Change in 2.14.3 (lex.ccon) paragraph 1 and split it into two paragraphs:

A character literal is one or more characters enclosed in single quotes, as in 'x', optionally preceded by one of the letters u8, u, U, or L, as in u8'w', u'y', U'z', or L'x', respectively.

A character literal that does not begin with u8, u, U, or L is an ordinary character literal, also referred to as a narrow-character literal. An ordinary character literal that contains a single c-char representable in the execution character set has type char, with value equal to the numerical value of the encoding of the c-char in the execution character set. An ordinary character literal that contains more than one c-char is a multicharacter literal. A multicharacter literal, or an ordinary character literal containing a single c-char not representable in the execution character set, is conditionally-supported, has type int, and has an implementation-defined value.

Drafting note: the term "narrow-character literal" was not used anywhere else in the standard, and confusingly sometimes referred to literals of non-narrow-character type.

Change in 2.14.3 (lex.ccon) paragraph 2 and split it into four paragraphs:

A character literal that begins with u8, such as u8'w', is a character literal of type char, known as a UTF-8 character literal. The value of a UTF-8 character literal is equal to its ISO 10646 code point value, provided that the code point value is representable with a single UTF-8 code unit (that is, provided it is in the C0 Controls and Basic Latin Unicode block). If the value is not representable with a single UTF-8 code unit, the program is ill-formed. A UTF-8 character literal containing multiple c-chars is ill-formed.

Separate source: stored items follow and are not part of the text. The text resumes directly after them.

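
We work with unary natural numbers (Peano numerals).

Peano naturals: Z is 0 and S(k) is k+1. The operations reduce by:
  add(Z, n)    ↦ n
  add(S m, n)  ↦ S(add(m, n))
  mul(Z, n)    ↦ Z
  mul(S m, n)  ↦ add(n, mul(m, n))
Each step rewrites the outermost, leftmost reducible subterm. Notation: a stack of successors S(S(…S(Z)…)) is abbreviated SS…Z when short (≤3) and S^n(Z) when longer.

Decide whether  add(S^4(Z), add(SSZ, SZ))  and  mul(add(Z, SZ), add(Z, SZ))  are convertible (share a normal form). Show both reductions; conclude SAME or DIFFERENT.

Answer: DIFFERENT — A ⇓ S^7(Z), B ⇓ SZ

Working:
Term A:
  start: add(S^4(Z), add(SSZ, SZ))
  step 1: S(add(SSSZ, add(SSZ, SZ)))
  step 2: S(S(add(SSZ, add(SSZ, SZ))))
  step 3: S(S(S(add(SZ, add(SSZ, SZ)))))
  step 4: S(S(S(S(add(Z, add(SSZ, SZ))))))
  step 5: S(S(S(S(add(SSZ, SZ)))))
  step 6: S(S(S(S(S(add(SZ, SZ))))))
  step 7: S(S(S(S(S(S(add(Z, SZ)))))))
  step 8: S^7(Z)

Term B:
  start: mul(add(Z, SZ), add(Z, SZ))
  step 1: mul(SZ, add(Z, SZ))
  step 2: add(add(Z, SZ), mul(Z, add(Z, SZ)))
  step 3: add(SZ, mul(Z, add(Z, SZ)))
  step 4: S(add(Z, mul(Z, add(Z, SZ))))
  step 5: S(mul(Z, add(Z, SZ)))
  step 6: SZ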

A character literal that begins with the letter u, such as u'y', is a character literal of type char16_t. The value of a char16_t literal containing a single c-char is equal to its ISO 10646 code point value, provided that the code point is representable with a single 16-bit code unit. (That is, provided it is a basic multi-lingual plane code point.) If the value is not representable within 16 bits, the program is ill-formed. A char16_t literal containing multiple c-chars is ill-formed.

A character literal that begins with the letter U, such as U'z', is a character literal of type char32_t. The value of a char32_t literal containing a single c-char is equal to its ISO 10646 code point value. A char32_t literal containing multiple c-chars is ill-formed.

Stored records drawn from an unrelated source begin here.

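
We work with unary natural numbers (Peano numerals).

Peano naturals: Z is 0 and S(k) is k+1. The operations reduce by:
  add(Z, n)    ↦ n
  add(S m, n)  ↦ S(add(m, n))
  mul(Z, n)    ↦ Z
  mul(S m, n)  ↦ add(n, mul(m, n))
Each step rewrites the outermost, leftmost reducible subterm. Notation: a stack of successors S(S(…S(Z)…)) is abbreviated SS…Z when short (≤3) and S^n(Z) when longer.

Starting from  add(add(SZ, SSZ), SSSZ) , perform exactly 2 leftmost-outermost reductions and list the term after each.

Answer: after 2 steps: S(add(add(Z, SSZ), SSSZ))

Working:
  start: add(add(SZ, SSZ), SSSZ)
  step 1: add(S(add(Z, SSZ)), SSSZ)
  step 2: S(add(add(Z, SSZ), SSSZ))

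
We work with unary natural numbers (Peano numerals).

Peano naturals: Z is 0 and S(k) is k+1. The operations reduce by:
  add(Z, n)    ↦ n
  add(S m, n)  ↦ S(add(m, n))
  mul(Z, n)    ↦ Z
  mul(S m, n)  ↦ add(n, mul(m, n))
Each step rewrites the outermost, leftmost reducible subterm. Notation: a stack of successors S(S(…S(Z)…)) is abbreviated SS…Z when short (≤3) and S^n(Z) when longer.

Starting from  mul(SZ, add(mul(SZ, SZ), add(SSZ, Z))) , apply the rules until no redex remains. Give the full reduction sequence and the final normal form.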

A character literal that begins with the letter L, such as L'x', is a wide-character literal. A wide-character literal has type wchar_t. [Footnote: …] The value of a wide-character literal containing a single c-char has value equal to the numerical value of the encoding of the c-char in the execution wide-character set, unless the c-char has no representation in the execution wide-character set, in which case the value is implementation-defined. [ Note: The type wchar_t is able to represent all members of the execution wide-character set (see 3.9.1). ]. The value of a wide-character literal containing multiple c-chars is implementation-defined.

Change in 2.14.3 (lex.ccon) paragraph 4:

[…] The value of a character literal is implementation-defined if it falls outside of the implementation-defined range defined for char (for literals with no prefix), char16_t (for literals prefixed by 'u'), char32_t (for literals prefixed by 'U'), or wchar_t (for literals prefixed by 'L'). Note: If the value of a character literal prefixed by u, u8, or U is outside the range defined for its type, the program is ill-formed. ]

Change in 2.14.5 (lex.string):

[…]
encoding-prefix:
        u8
        u
        U
        L
[…]